C’est une page de notre Histoire, un peu oubliée, un peu
chahutée aujourd’hui, que l’on (re)découvre. Celle du massacre des tirailleurs
sénégalais lors de la défaite de juin 1940. Sur 65 000 tirailleurs engagés au
combat entre mai et juin 1940, 29 000 ont été tués. Et à Chasselay, massacrés.
Le 19 juin 1940, alors que l’armée française est en déroute,
alors que plus au sud, Lyon est déclarée ville ouverte, c’est-à-dire que l’on
renonce à la défendre, la 3ème compagnie du 25 ème régiment de tirailleurs
sénégalais se trouve à Chasselay. Elle n’a pas reçu l’ordre de retraite et les
officiers vont donner l’ordre de résister à l’avance des troupes allemandes
dont la tristement célèbre division SS « Totenkopf » « Tête de
mort ». Les tirailleurs, qui n’ont aucune expérience de combat, résistent deux
jours, jusqu’à n’avoir plus de munitions.

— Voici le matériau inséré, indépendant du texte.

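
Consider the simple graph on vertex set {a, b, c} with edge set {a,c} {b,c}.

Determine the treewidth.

1

A width-1 tree decomposition is:
Bags: B1 = {b, c}  B2 = {a, c}
Tree: B1–B2
Each bag holds 2 vertices, so the decomposition has width 1, which upper-bounds the treewidth. Any graph with an edge has treewidth ≥ 1, and G has the edge c–b. Hence tw(G) = 1 exactly.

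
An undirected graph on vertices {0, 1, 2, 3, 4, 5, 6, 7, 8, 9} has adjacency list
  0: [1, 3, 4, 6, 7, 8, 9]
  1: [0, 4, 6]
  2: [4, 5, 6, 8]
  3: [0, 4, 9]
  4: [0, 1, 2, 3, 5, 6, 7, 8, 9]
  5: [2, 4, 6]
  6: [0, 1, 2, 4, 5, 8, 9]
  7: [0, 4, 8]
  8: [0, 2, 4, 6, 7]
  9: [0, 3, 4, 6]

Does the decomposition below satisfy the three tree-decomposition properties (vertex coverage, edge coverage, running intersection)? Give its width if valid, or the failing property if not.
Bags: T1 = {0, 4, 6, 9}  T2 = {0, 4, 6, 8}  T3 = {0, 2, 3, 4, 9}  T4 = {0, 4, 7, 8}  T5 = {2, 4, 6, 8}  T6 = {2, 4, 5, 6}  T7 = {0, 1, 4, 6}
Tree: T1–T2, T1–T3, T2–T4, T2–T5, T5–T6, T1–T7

No — bags containing vertex 2 are not connected in the tree.

A tree decomposition must satisfy three properties: every vertex lies in some bag; for every edge, both endpoints lie together in some bag; and for every vertex, the bags containing it form a connected subtree. Here bags containing vertex 2 are not connected in the tree, so the decomposition is invalid.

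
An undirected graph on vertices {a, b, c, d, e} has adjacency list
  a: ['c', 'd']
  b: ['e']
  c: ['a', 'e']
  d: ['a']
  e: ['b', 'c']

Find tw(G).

1

A width-1 tree decomposition is:
Bags: B1 = {a, d}  B2 = {a, c}  B3 = {c, e}  B4 = {b, e}
Tree: B1–B2, B2–B3, B3–B4
Each bag holds 2 vertices, so the decomposition has width 1, which upper-bounds the treewidth. Since G has at least one edge (e.g. d–a), it is not an edgeless graph, so tw(G) ≥ 1. Therefore the treewidth is 1.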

Lorsqu’ils sont faits prisonniers,
ils sont immédiatement séparés des soldats « blancs » et exécutés
dans un champ, balles dans le dos ou écrasés par les chenilles des panzers. 2
officiers accusés d’avoir dirigé des « nègres » sont également
exécutés. Pour les nazis, les noirs des troupes françaises, c’était le comble de
la décadence.
A partir de 1942, avant l’occupation de la zone libre, est
édifié un cimetière où sont inhumés les corps de 194 tirailleurs, de plusieurs
nationalités, ainsi que de 2 légionnaires. Ceux qui commandaient le régiment et
qui avaient voulu s’opposer au massacre. De la terre venue d’Afrique fut
répandue sur les tombes.
Il a fallu attendre 1966 pour que ce tata - en wolof, c’est un mot qui signifie « fortin »« enceinte
de terre sacrée » - soit reconnu « nécropole
nationale ».
Dans la paix de cette campagne, il faut parcourir ce
cimetière un peu oublié, lire tous ces noms, ces parcours de vies, fauchées au
sortir de l‘adolescence, venues d’Afrique et tombées pour la France, notre
pays qu’ils ne connaissait même pas, morts alors qu’au même moment tant de
français préféraient la collaboration avec les nazis.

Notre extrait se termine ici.